Furchgott and Zawadzki first postulated the existence of an endothelial derived relaxing factor (EDRF) in 1980, when they noticed that the presence of endothelium was essential for rabbit aortic rings to relax in response to acetylcholine.²⁴ Later, it was determined that the biologic effects of EDRF are mediated by NO.²⁶

NO is generated from the conversion of L-arginine to NO and L-citrulline by the enzyme nitric oxide synthase (NOS).²⁷ There are two general forms of NOS: constitutive and inducible. In the unstimulated state, NO is continuously produced by constitutive NO synthase (cNOS). The activity of cNOS is modulated by calcium that is released from endoplasmic stores in response to the activation of certain receptors. Substances such as acetylcholine, bradykinin, histamine, insulin, and substance P stimulate NO production through this mechanism.
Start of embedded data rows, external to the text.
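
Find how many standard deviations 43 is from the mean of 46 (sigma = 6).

-0.5

Step 1: Recall the z-score formula: z = (x - mu) / sigma
Step 2: Substitute values: z = (43 - 46) / 6
Step 3: z = -3 / 6 = -0.5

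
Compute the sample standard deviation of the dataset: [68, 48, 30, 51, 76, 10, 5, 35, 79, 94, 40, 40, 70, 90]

27.9277

Step 1: Compute the mean: 52.5714
Step 2: Sum of squared deviations from the mean: 10139.4286
Step 3: Sample variance = 10139.4286 / 13 = 779.956
Step 4: Standard deviation = sqrt(779.956) = 27.9277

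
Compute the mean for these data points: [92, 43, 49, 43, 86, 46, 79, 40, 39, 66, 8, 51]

53.5

Step 1: Sum all values: 92 + 43 + 49 + 43 + 86 + 46 + 79 + 40 + 39 + 66 + 8 + 51 = 642
Step 2: Count the number of values: n = 12
Step 3: Mean = sum / n = 642 / 12 = 53.5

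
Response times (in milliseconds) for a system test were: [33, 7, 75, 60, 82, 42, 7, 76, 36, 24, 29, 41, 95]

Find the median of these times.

41

Step 1: Sort the data in ascending order: [7, 7, 24, 29, 33, 36, 41, 42, 60, 75, 76, 82, 95]
Step 2: The number of values is n = 13.
Step 3: Since n is odd, the median is the middle value at position 7: 41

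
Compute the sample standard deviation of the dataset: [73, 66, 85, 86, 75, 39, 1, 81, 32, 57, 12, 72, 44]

27.9002

Step 1: Compute the mean: 55.6154
Step 2: Sum of squared deviations from the mean: 9341.0769
Step 3: Sample variance = 9341.0769 / 12 = 778.4231
Step 4: Standard deviation = sqrt(778.4231) = 27.9002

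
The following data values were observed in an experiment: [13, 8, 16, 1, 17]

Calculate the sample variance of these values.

43.5

Step 1: Compute the mean: (13 + 8 + 16 + 1 + 17) / 5 = 11
Step 2: Compute squared deviations from the mean:
  (13 - 11)^2 = 4
  (8 - 11)^2 = 9
  (16 - 11)^2 = 25
  (1 - 11)^2 = 100
  (17 - 11)^2 = 36
Step 3: Sum of squared deviations = 174
Step 4: Sample variance = 174 / 4 = 43.5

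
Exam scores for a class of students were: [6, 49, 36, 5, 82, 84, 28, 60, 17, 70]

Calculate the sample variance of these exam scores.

890.4556

Step 1: Compute the mean: (6 + 49 + 36 + 5 + 82 + 84 + 28 + 60 + 17 + 70) / 10 = 43.7
Step 2: Compute squared deviations from the mean:
  (6 - 43.7)^2 = 1421.29
  (49 - 43.7)^2 = 28.09
  (36 - 43.7)^2 = 59.29
  (5 - 43.7)^2 = 1497.69
  (82 - 43.7)^2 = 1466.89
  (84 - 43.7)^2 = 1624.09
  (28 - 43.7)^2 = 246.49
  (60 - 43.7)^2 = 265.69
  (17 - 43.7)^2 = 712.89
  (70 - 43.7)^2 = 691.69
Step 3: Sum of squared deviations = 8014.1
Step 4: Sample variance = 8014.1 / 9 = 890.4556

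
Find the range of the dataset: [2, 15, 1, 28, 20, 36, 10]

35

Step 1: Identify the maximum value: max = 36
Step 2: Identify the minimum value: min = 1
Step 3: Range = max - min = 36 - 1 = 35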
Similarly, shearing forces acting on the endothelium are another important mechanism regulating the release of NO. The inducible form of NOS (iNOS) is not calcium-dependent, but instead is stimulated by the actions of cytokines (e.g., tumor necrosis factor-α [TNFα], interleukins) and/or bacterial endotoxins (e.g., lipopolysaccharide). Induction of iNOS occurs over several hours and results in NO production that may be more than a thousandfold greater than that produced by cNOS. This is an important mechanism in the pathogenesis of inflammation (see Figure 101-2). Inhibition of NOS using competitive analogs of L-arginine drastically reduces endothelium-dependent relaxation in vitro, particularly in large conduit arteries, thereby evoking vasoconstriction. Chronic treatment of animals with NOS inhibitors or suppression of the cNOS gene is reported to induce hypertension.²⁸^–³⁰

Once NO is formed by an endothelial cell, it readily diffuses out of the cell and into adjacent smooth muscle cells where it binds and activates the soluble form of guanylyl cyclase, resulting in the production of cyclic guanosine-monophosphate (cGMP) from guanosine-triphosphate.³¹ cGMP in turn activates a number of cGMP-modulated enzymes (Figure 101-3). Increased cGMP activates a kinase that subsequently leads to the inhibition of calcium influx into the smooth muscle cell, and decreased calcium-calmodulin stimulation of myosin light-chain kinase. This, in turn, decreases the phosphorylation of myosin light chains, thereby decreasing smooth muscle tension development and causing vasodilation. There is also some evidence that increases in cGMP can lead to myosin light chain dephosphorylation by activating the phosphatase. In addition, cGMP-dependent protein kinase phosphorylates K⁺ channels to induce hyperpolarization and thereby inhibits vasoconstriction.^32,³³ Interestingly, NO inhibition of platelet aggregation is also related to the increase in cGMP. Drugs that inhibit the breakdown of cGMP such as inhibitors of cGMP-dependent phosphodiesterase (for example, sildenafil) potentiate the effects of NO-mediated actions on the target cell.